To date, we have treated exchange traded funds (ETFs) primarily as passively managed, index trackers.
But there is more to ETFs. A whole lot more. There are ETFs that invest in every possible asset class. Not to mention leveraged, inverse, and actively managed funds.
All these other ETFs trade exactly as the ETFs we previously discussed. The only difference is the assets within the ETF portfolio and/or the investment tactics used by the ETF.
We will quickly review a few common alternative asset ETFs below. In later posts, we will go through the leveraged, inverse, and actively managed funds.
Fixed Income ETFs
Instead of equities, fixed income ETFs invest in bonds, money market instruments, and preferred shares.
Within these ETFs, there may be a specific focus. For example, short or long term bond funds. Maybe a ladder bond fund. Perhaps emerging market preferred share ETFs.
We have covered money market instruments, bonds, and preferred shares already, so please refer to those posts should you require a refresher on the asset class.
Real Estate ETFs
Real Estate Investment Trust (REIT) ETFs invest in shares of equity REITs and real estate derivatives.
REIT ETFs track REIT related indices. In the U.S., two popular indices are the MSCI U.S. REIT Index and the Dow Jones U.S. REIT Index. These indices contain just under 70% of the publicly-traded REITs in the U.S. domestic market.
We will cover REITs when we look at real estate as an asset class. They have characteristics of both equities and fixed income investments. REITs experience price fluctuations based on their underlying investments and expectations for their associated real estate markets. REITs also pay out high dividends annually as they disburse profits to shareholders.

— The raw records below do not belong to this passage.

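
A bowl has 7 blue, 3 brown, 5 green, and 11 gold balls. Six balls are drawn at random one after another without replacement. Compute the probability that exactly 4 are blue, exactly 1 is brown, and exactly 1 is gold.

3/598

Unordered draws without replacement: count favorable combinations over C(26,6).
Favorable = C(7,4) · C(3,1) · C(5,0) · C(11,1) = 1155; total = C(26,6) = 230230.
P = 1155/230230 = 3/598 ≈ 0.0050.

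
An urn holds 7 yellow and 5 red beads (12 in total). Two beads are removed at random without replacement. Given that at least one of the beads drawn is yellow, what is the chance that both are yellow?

3/8

P(both yellow) = C(7,2)/C(12,2) = 7/22; P(at least one yellow) = 1 − C(5,2)/C(12,2) = 28/33.
Since 'both yellow' ⊆ 'at least one yellow', P(both | at least one) = 7/22 / 28/33 = 3/8 ≈ 0.3750.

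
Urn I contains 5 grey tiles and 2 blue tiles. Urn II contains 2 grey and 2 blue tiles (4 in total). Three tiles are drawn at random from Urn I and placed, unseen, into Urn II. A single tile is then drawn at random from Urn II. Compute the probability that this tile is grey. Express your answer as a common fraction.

Condition on how many of the transferred tiles are grey (from Urn I: 5 grey of 7; then Urn II has 7 total).
  1 grey: C(5,1)C(2,2)/C(7,3) = 1/7; then P = 3/7
  2 grey: C(5,2)C(2,1)/C(7,3) = 4/7; then P = 4/7
  3 grey: C(5,3)C(2,0)/C(7,3) = 2/7; then P = 5/7
P(grey from Urn II) = 29/49 ≈ 0.5918.

29/49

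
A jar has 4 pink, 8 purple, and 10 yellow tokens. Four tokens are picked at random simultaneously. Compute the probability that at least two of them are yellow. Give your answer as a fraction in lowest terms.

12/19

Sum the hypergeometric tail for j = 2,…,4 yellow tokens.
Favorable = C(10,2)·C(12,2) + C(10,3)·C(12,1) + C(10,4)·C(12,0) = 4620; total = C(22,4) = 7315.
P = 4620/7315 = 12/19 ≈ 0.6316.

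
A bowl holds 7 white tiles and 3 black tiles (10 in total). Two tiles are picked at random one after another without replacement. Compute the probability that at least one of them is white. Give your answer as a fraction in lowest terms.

Use the complement: P(at least one white) = 1 − P(no white).
P(none) = C(3,2)/C(10,2) = 3/45.
So P = 1 − 3/45 = 14/15 ≈ 0.9333.

14/15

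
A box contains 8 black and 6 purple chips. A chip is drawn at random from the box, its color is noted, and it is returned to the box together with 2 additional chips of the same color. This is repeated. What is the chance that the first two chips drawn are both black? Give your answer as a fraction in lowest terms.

After a black draw the box holds 10 black out of 16.
P = (8/14)·(10/16) = 5/14 ≈ 0.3571.

5/14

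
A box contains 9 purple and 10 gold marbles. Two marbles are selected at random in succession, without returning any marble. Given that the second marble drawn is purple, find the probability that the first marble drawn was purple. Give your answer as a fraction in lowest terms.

P(first=purple and the second marble drawn is purple) = (9/19)·(8/18) = 4/19.
P(the second marble drawn is purple) = Σ over first color = 4/19 + 5/19 = 9/19.
By Bayes, P(first=purple | the second marble drawn is purple) = 4/19 / 9/19 = 4/9 ≈ 0.4444.

4/9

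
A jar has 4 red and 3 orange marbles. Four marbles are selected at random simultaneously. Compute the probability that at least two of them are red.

Sum the hypergeometric tail for j = 2,…,4 red marbles.
Favorable = C(4,2)·C(3,2) + C(4,3)·C(3,1) + C(4,4)·C(3,0) = 31; total = C(7,4) = 35.
P = 31/35 = 31/35 ≈ 0.8857.

31/35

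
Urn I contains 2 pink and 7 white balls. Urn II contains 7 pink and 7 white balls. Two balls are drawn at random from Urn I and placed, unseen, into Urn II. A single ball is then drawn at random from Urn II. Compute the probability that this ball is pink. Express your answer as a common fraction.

67/144

Condition on how many of the transferred balls are pink (from Urn I: 2 pink of 9; then Urn II has 16 total).
  0 pink: C(2,0)C(7,2)/C(9,2) = 7/12; then P = 7/16
  1 pink: C(2,1)C(7,1)/C(9,2) = 7/18; then P = 8/16
  2 pink: C(2,2)C(7,0)/C(9,2) = 1/36; then P = 9/16
P(pink from Urn II) = 67/144 ≈ 0.4653.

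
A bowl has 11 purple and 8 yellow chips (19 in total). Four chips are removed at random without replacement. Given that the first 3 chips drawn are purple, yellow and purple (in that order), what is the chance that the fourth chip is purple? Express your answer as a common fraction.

After removing 2 purple, 1 yellow, the bowl has 9 purple out of 16 remaining.
P(fourth is purple | given) = 9/16 ≈ 0.5625.

9/16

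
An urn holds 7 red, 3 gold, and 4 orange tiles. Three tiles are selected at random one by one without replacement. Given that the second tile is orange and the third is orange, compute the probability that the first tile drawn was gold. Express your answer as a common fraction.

1/4

P(first=gold and the second tile is orange and the third is orange) = (3/14)·(4/13)·(3/12) = 3/182.
P(E) = Σ over first color = 1/26 + 3/182 + 1/91 = 6/91.
By Bayes, P(first=gold | E) = 3/182 / 6/91 = 1/4 ≈ 0.2500.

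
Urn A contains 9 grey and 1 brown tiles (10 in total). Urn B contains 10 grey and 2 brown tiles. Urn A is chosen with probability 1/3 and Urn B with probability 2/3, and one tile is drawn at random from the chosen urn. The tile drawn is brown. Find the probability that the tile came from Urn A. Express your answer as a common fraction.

3/13

P(brown | Urn A) = 1/10; P(brown | Urn B) = 1/6.
P(brown) = 1/3·1/10 + 2/3·1/6 = 13/90.
By Bayes' rule, P(Urn A | brown) = 1/30 / 13/90 = 3/13 ≈ 0.2308.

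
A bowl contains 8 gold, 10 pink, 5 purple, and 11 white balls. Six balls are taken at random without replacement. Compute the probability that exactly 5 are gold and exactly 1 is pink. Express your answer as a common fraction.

70/168113

Unordered draws without replacement: count favorable combinations over C(34,6).
Favorable = C(8,5) · C(10,1) · C(5,0) · C(11,0) = 560; total = C(34,6) = 1344904.
P = 560/1344904 = 70/168113 ≈ 0.0004.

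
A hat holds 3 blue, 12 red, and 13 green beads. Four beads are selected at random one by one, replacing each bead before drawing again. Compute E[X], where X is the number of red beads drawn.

By linearity of expectation, E[X] = Σ P(draw i is red); each independent draw has P(red) = 12/28.
E[X] = 4 · 12/28 = 12/7 ≈ 1.7143.

12/7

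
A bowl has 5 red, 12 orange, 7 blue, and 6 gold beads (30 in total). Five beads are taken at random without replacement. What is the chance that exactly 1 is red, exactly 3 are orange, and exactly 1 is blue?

550/10179

Unordered draws without replacement: count favorable combinations over C(30,5).
Favorable = C(5,1) · C(12,3) · C(7,1) · C(6,0) = 7700; total = C(30,5) = 142506.
P = 7700/142506 = 550/10179 ≈ 0.0540.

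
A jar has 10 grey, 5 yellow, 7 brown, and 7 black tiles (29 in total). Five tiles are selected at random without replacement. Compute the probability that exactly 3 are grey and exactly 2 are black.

8/377

Unordered draws without replacement: count favorable combinations over C(29,5).
Favorable = C(10,3) · C(5,0) · C(7,0) · C(7,2) = 2520; total = C(29,5) = 118755.
P = 2520/118755 = 8/377 ≈ 0.0212.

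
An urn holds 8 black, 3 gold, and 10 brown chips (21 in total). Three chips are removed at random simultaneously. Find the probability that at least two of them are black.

6/19

Sum the hypergeometric tail for j = 2,…,3 black chips.
Favorable = C(8,2)·C(13,1) + C(8,3)·C(13,0) = 420; total = C(21,3) = 1330.
P = 420/1330 = 6/19 ≈ 0.3158.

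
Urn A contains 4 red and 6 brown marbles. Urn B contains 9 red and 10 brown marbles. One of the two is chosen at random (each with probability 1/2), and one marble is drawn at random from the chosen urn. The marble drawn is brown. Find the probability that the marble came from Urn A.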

Both REITs and REIT ETFs are interesting investments as they provide indirect exposure to the real estate market.
Commodity ETFs
Commodities are another separate asset class from more traditional investments such as equities or bonds. They may add diversification potential in one’s portfolio. That said, commodities are quite complex and should be invested in with great care (and knowledge).
Commodity ETFs may track an individual commodity, such as oil or gold.
Other commodity ETFs may track a basket of various commodities. For example, the ETRACS Bloomberg Commodity Index Total Return ETN (DJCI) tracks the collateralized returns in a basket of 23 different commodities.
Some investors also include a third type of ETF as a commodity ETF. Namely, ETFs made up of companies that produce a specific commodity. The belief is that the performance of companies involved in a specific commodity related sector will reflect changes in demand and price for the commodity itself.
When the price of gold rises, there should be increased demand for the commodity. This will create more business for companies mining gold. Also, at increased prices, the mining companies will receive higher amounts for their supply. Both of these will serve to strengthen profitability and share price for the mining companies.
This is what drives ETFs such as VanEck Vectors Gold Miners ETF (GDX). It invests in shares and American depositary receipts of companies involved in the gold mining industry.
I do not consider this third group of ETFs to be true commodity ETFs. Rather, they are simply equity ETFs investing in a specialized market segment. However, when calculating my portfolio asset allocation, I typically include these companies in any allocations I may have for commodities or precious metals.
Currency ETFs
These ETFs track specific currencies. Either a single currency or a basket of currencies.
For investors that want exposure to foreign exchange without having to trade on the more complex futures or forex markets, this is a good solution.
Investors might want foreign exchange exposure for a few reasons. These include: hedging against other investments or business activities; belief that your domestic currency will depreciate relative to a foreign currency; obtaining higher interest rates in the foreign currency than in your domestic market.
Currency ETFs are probably better used as shorter-term investments. This is because rates of return on cash tend to be the lowest available on all asset classes.
Unless you wish to hedge other activities or speculate on relative changes in currency values, find other avenues to invest in foreign markets. Purchase shares in foreign companies or foreign pay bonds instead, as these will have higher expected returns than foreign currency interest rates.
Okay, just a quick overview of those ETFs. As you can see, there are a variety of ETFs available in different asset classes. These greatly assist investors in creating well-diversified portfolios.
As ETFs tend to be low cost instruments relative to other options, they aid in cost minimization. That said, never forget that cost is often a direct function of work involved. As we move away from simple equity index trackers, the work required to maintain an ETF increases. Watch total expense ratios for all investments. This is especially true with more complex ETFs.